I don’t know how, but I have sustained a boyfriend for five months in a row. The “L” word is uttered between us on a daily basis. And now, Tom has met and spent a major holiday with my parents.
And no one got stabbed.
To be honest, I wasn’t terribly worried about it. At worst, I thought maybe my folks might think him gay because he wears earrings (the cool rocker kind) and that Tom might think my mom was a raving loon (she is… God love her). But if these ghastly thoughts were thought, no one said anything.
How’d we pull off a drama-free Thanksgiving? I’m not certain. But I think the following may have had an effect.
5 Ways Tom Made My Parents Not Hate Him
1. He came bearing booze.
Aside from both men wanting me to address them as “Daddy,” Tom and my old man have one thing in common: they both like to get their drink on. So Tom made an instant bestie when he strolled in the joint with a 30-pack of my dad’s fave, Miller High Life in a can. They drank like frat boys and shot the shit in my father’s office: the garage. With this gesture, Tom was in like Flynn. Whoever that is.
2. He chowed down like Kirstie Alley on pot.
Every time I come home and particularly when we have a guest, my mother insists on making enough food for the entire original cast of The Biggest Loser. My father and I are not big eaters, but she continually pushes the grocery on us.
“Have some more beans!”
“No, mom, I’m full.”
“Ohhh. But you didn’t eat much. You need protein!”
“I really don’t want any more.”
“Just a little more. You look so frail!”
It’s the same tête-à-tête every time. But Tom knew exactly the right response.
“Have some more, Tom!”
He had three helpings of everything and my mother finally felt like she accomplished something in life.

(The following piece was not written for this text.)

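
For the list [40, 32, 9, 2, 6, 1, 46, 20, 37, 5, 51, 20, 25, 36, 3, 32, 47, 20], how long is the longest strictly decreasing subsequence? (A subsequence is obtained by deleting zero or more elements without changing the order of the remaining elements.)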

3. He offered to clean up.
This actually may have charmed me more than my parents. When dinner was over, Tom dutifully helped clear the table, rinsed off the dishes and loaded them into the dishwasher. This was in stark contrast to my lazy ass ex, who would just sit there and expect everyone to wait on him. The moment I saw Tom pick up plates, my heart fluttered and I made a mental note to reward him with one of my special HJs as soon as we got home.
4. He refrained from porking me.
Although it was hard (snicker, snicker), my bedroom is just one door down the hall from my parents’. And though I’m simply irresistible, the slightest bit of activity on my bed makes the headboard rattle so loudly it may as well have an alarm attached, screaming, “Alert! Alert! I am banging your daughter!” Since Tom didn’t feel like being caught pants down, penis up by a man filled with 15 cans of Miller, he effectively stayed off my ass.
Also, I was on the rag. Lucky boy.
5. He had manners.
All joking aside, Tom’s mama raised him right. He said “please” and “thank you,” looked my parents in the eye when speaking, listened intently when spoken to, and bought flowers for my mom. He was even patient and willing when my father tried to teach him sudoku. The boy could teach a class on how to act when meeting parents, because he got an A+.
Of course, the minute we got home he shat, belched and farted with the reckless abandon of Courtney Love just getting out of rehab.
So now I’ve met his parents, he’s met my parents, and somehow, we’re still together. Who knows what’s next? One thing is for sure: I promise not to torture you with ridiculous sequels starring Dustin Hoffman and Babs such as Little Fockers. Fock, no.
And for the record — since many of you have asked — no, I am not changing my name. As I said before, I don’t change my name, and besides, there ain’t no ring on my finger. As long as this blog exists, I shall always be singlegirlie. Until, of course, I change my mind.